Radix sort is a special sorting algorithm that sorts an array of nonnegative integers as follows.

Suppose that the largest number in the input array has k digits.
For i=1 to k, sort the input array just with respect to the i-th digit from last, in such a way that if there are two numbers x and y having the same digit at the i-th digit position, then the relative order of x and y will be unchanged.

For examnple, let 154, 174, 253, 363, 710, 690 be the input array. In the first round, we sort the numbers with respect to the last digit. This results in: 710, 690, 253, 363, 154, 174. In the second round, we sort the numbers with respect to the middle digit. This results in: 710, 253, 154, 363, 174, 690. In the final round, we sort the numbers with respect to the first difgit.

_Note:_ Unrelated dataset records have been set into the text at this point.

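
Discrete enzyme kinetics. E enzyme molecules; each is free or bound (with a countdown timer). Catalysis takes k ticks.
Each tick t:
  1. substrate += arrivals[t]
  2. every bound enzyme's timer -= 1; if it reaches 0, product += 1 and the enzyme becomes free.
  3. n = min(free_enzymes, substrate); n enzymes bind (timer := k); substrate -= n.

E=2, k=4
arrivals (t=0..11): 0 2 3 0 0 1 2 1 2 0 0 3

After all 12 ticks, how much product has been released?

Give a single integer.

t=0: arr=0 -> substrate=0 bound=0 product=0
t=1: arr=2 -> substrate=0 bound=2 product=0
t=2: arr=3 -> substrate=3 bound=2 product=0
t=3: arr=0 -> substrate=3 bound=2 product=0
t=4: arr=0 -> substrate=3 bound=2 product=0
t=5: arr=1 -> substrate=2 bound=2 product=2
t=6: arr=2 -> substrate=4 bound=2 product=2
t=7: arr=1 -> substrate=5 bound=2 product=2
t=8: arr=2 -> substrate=7 bound=2 product=2
t=9: arr=0 -> substrate=5 bound=2 product=4
t=10: arr=0 -> substrate=5 bound=2 product=4
t=11: arr=3 -> substrate=8 bound=2 product=4

Answer: 4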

This results in: 154, 174, 253, 363, 690, 710. This completes sorting.

Note the above idea can be applied to octals, binaries, hexes, or even strings.

The goal of this lab is to write a class RadixSort with two static methods,

public static void bitSort(int[] array) and
public static void digitSort(int[] array).

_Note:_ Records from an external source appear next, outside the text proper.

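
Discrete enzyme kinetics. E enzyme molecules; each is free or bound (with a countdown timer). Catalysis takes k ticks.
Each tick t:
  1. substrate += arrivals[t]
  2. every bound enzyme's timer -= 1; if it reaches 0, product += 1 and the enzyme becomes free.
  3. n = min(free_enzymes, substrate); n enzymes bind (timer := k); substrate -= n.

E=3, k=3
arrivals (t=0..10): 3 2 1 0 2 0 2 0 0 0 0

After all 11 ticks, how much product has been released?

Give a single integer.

Answer: 9

Derivation:
t=0: arr=3 -> substrate=0 bound=3 product=0
t=1: arr=2 -> substrate=2 bound=3 product=0
t=2: arr=1 -> substrate=3 bound=3 product=0
t=3: arr=0 -> substrate=0 bound=3 product=3
t=4: arr=2 -> substrate=2 bound=3 product=3
t=5: arr=0 -> substrate=2 bound=3 product=3
t=6: arr=2 -> substrate=1 bound=3 product=6
t=7: arr=0 -> substrate=1 bound=3 product=6
t=8: arr=0 -> substrate=1 bound=3 product=6
t=9: arr=0 -> substrate=0 bound=1 product=9
t=10: arr=0 -> substrate=0 bound=1 product=9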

so that both the memory usage and the speed are as small as possible.

About bit-wise sorting.
Note that an int has 32 bits with the top bit allocated for the sign (+ or -) and thus the numbers have only 31 bits. Since there are only two possible values for each bit (0 or 1) and 0 is smaller than 1, for each particular digit position, you have only to:

collect all the numbers with the bit value 0 at that position in the order they appear,
collect all the numbers with the bit value 1 at that position in the order they appear, and then
merge the two collections into one.

Note that the first two tasks can be concurrently executed by scanning the current array from the beginning to the end by keeping the bit-0 numbers in one place and the bit-1 numbers in another place. This would require two separate arrays other than the current array, but optionally you could reuse the current array and then just one additional array would be needed.

About digit-wise sorting.
If we are to replicate the above algorithm for digit-wise sorting, we will need 10 arrays (or 9 arrays if we try to be a bit clever). The idea will be to scan the current array and collect, for each value n = 0, ..., 9, collect all the numbers, in the order they appear, whose digit at the position of interest is equal to n. Since we don't know before hand how many numbers are there with a given digit at a given position, the array size would have to be as large as the input array size. That would be a bit wasteful. So your task is to design something less wasteful than that but still time efficient.